When director Vasan Bala first appeared at the Toronto International Film Festival, it was in 2012 with the dark and violent Peddlers. Six years later, he returned with his sophomore offering, Mard Ko Dard Nahin Hota, which is light and violent. Given the honour of being the first-ever Indian film to be selected as part of TIFF's Midnight Madness slate, the two-and-a-quarter-hour long movie fit neatly into that niche. The university auditorium where it had its world premiere at a minute to midnight on Friday lacked a concession stand, but as corn popped onscreen, the audience was kept well nourished with regard to entertainment calories.

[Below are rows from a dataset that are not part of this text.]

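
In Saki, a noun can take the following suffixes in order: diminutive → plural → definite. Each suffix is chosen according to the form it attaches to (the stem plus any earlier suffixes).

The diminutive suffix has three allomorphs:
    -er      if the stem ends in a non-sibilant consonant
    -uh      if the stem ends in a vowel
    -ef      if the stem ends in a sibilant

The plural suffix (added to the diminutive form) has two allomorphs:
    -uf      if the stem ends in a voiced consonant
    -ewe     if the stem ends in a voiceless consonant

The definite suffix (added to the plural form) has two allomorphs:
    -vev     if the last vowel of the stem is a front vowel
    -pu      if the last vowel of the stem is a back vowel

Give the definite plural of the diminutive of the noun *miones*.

The final sound of *miones* is /s/, which is a sibilant, so the diminutive suffix is -ef, giving *mionesef*.
The diminutive form *mionesef*: final consonant = /f/, voiceless → -ewe → *mionesefewe*.
The last vowel of the plural form *mionesefewe* is /e/, which is a front vowel, so the definite suffix is -vev, giving *mionesefewevev*.

mionesefewevev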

The loopy plot involves Surya (played with panache by debutant Abhimanyu Dassani), the man who feels no pain because of a congenital condition. His grandfather (Mahesh Manjrekar in a character role with the emphasis on character) decides exposing Surya to the concept of pain can come through watching martial arts movies, of the Hong Kong vintage, when Bruce Lee mowed down armies of opponents. And he offers plenty of pop philosophy (or is that grandpop philosophy), including the advice that the secret to success is staying hydrated. Plug in the separation from his childhood sweetheart (played with impressive verve by another newcomer Radhika Madan). And there's the one-legged karate master battling the “psychotic villain", his evil gangland don twin who has a deadly arsenal of one-liners (a double dose of the excellent Gulshan Devaiah), and there are plenty of masala ingredients, which Bala mashes up to create quite a dish.
He never quite stops stirring the pot. The martial arts action harks back, by design, to those days of VHS videos featuring all those fists of fury, and sometimes, the choreographed carnage is in the way of a Rajnikanth rampage. In fact, the multiple scenes of fighting that inhabit the film don't ever appear too much, simply because Bala infuses the kickass with slapstick.
Mard Ko Dard Nahin Hota, the title itself a nod to Amitabh Bachchan’s 1985 action superhit Mard, is the finest, and funniest Bollywood production in recent years to have wound its way to a Toronto bow. And as its opening show ended around 2.30 am and the director and cast appeared on stage for a Q&A, they received the sort of standing ovation that is not necessarily the norm even for a receptive TIFF crowd. Just to be clear, South Asians formed a small percentage of those numbers. And what may have thrilled Bala even more were the screams from the seats for a sequel. No surprise really, for Vasan Bala has delivered a film that packs a kick and tickles the ribs.